Xion hésita. Elle aurait bien répondu « joli », mais son manque cruel d'argumentation et de vocabulaire faisait bien pâle figure face aux propos soignés de la princesse blanche. Elle se serait sentie idiote, avec ce simple mot. Seulement, il ne lui en venait pas d'autre.
« - C'est doux. » S'essaya-t-elle à exprimer. « Et lent. »
« Caressant », le mot qui lui vint soudain à l'esprit. Elle le garda pour elle. En face, la blonde hocha la tête avant de couper la musique.

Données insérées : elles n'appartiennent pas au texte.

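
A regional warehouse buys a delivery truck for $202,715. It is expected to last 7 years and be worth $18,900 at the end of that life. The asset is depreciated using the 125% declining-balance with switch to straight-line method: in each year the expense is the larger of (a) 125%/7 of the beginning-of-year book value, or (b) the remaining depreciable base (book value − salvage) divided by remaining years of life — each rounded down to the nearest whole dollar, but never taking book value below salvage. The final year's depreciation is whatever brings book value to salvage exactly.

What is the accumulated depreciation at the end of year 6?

$160,451

Depreciable base = $202,715 − $18,900 = $183,815.
Year 1: DB = ⌊$202,715 × 125%/7⌋ = $36,199; SL = ⌊$183,815/7⌋ = $26,259 → take DB $36,199. Book value $166,516.
Year 2: DB = ⌊$166,516 × 125%/7⌋ = $29,735; SL = ⌊$147,616/6⌋ = $24,602 → take DB $29,735. Book value $136,781.
Year 3: DB = ⌊$136,781 × 125%/7⌋ = $24,425; SL = ⌊$117,881/5⌋ = $23,576 → take DB $24,425. Book value $112,356.
Year 4: DB = ⌊$112,356 × 125%/7⌋ = $20,063; SL = ⌊$93,456/4⌋ = $23,364 → take SL $23,364. Book value $88,992.
Year 5: DB = ⌊$88,992 × 125%/7⌋ = $15,891; SL = ⌊$70,092/3⌋ = $23,364 → take SL $23,364. Book value $65,628.
Year 6: DB = ⌊$65,628 × 125%/7⌋ = $11,719; SL = ⌊$46,728/2⌋ = $23,364 → take SL $23,364. Book value $42,264.
Accumulated through year 6 = $202,715 − $42,264 = $160,451.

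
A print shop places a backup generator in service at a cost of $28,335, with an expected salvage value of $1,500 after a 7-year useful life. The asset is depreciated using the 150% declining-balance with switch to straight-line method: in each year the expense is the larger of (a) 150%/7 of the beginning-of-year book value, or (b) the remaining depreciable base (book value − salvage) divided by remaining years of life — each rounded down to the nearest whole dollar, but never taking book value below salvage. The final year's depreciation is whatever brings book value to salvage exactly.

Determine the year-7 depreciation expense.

Depreciable base = $28,335 − $1,500 = $26,835.
Year 1: DB = ⌊$28,335 × 150%/7⌋ = $6,071; SL = ⌊$26,835/7⌋ = $3,833 → take DB $6,071. Book value $22,264.
Year 2: DB = ⌊$22,264 × 150%/7⌋ = $4,770; SL = ⌊$20,764/6⌋ = $3,460 → take DB $4,770. Book value $17,494.
Year 3: DB = ⌊$17,494 × 150%/7⌋ = $3,748; SL = ⌊$15,994/5⌋ = $3,198 → take DB $3,748. Book value $13,746.
Year 4: DB = ⌊$13,746 × 150%/7⌋ = $2,945; SL = ⌊$12,246/4⌋ = $3,061 → take SL $3,061. Book value $10,685.
Year 5: DB = ⌊$10,685 × 150%/7⌋ = $2,289; SL = ⌊$9,185/3⌋ = $3,061 → take SL $3,061. Book value $7,624.
Year 6: DB = ⌊$7,624 × 150%/7⌋ = $1,633; SL = ⌊$6,124/2⌋ = $3,062 → take SL $3,062. Book value $4,562.
Year 7 (final): $4,562 − $1,500 = $3,062. Book value $1,500.

$3,062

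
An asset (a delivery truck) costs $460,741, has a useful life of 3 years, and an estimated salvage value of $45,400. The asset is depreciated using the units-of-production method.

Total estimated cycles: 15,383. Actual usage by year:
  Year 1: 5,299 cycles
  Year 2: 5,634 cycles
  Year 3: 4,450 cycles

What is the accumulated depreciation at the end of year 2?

$295,191

Depreciable base = $460,741 − $45,400 = $415,341.
Rate = $415,341 / 15,383 cycles = $27 per cycle.
Year 1: 5,299 × $27 = $143,073. Book value $317,668.
Year 2: 5,634 × $27 = $152,118. Book value $165,550.
Accumulated through year 2 = $460,741 − $165,550 = $295,191.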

« - J'écoutais ça hier en terminant le projet que je dois rendre pour Mardi. Je me suis dit que ça te plairait.
- Ah ? »
Naminé avait pensé à elle. Cette idée l'étonnait autant qu'elle la touchait. Xion ne se figurait pas qu'on puisse songer à sa bouille en dehors de sa présence, même si elle pensait souvent aux autres. C'était bizarre, de savoir qu'on existait dans l'esprit des gens sans être près d'eux. Il y avait, quelque part dans la tête de l'artiste, une image d'elle personnelle et singulière qu'elle ne connaissait pas. Une photo certainement déformée, miroir tordu de la vérité, miroir quand même. Comment Nami l'imaginait-elle ?
« - Oui. » Toujours ce sourire fin et discret qui allumait ses lèvres et ses yeux. « C'est simple, calme, mais plein d'émotion. Comme toi. »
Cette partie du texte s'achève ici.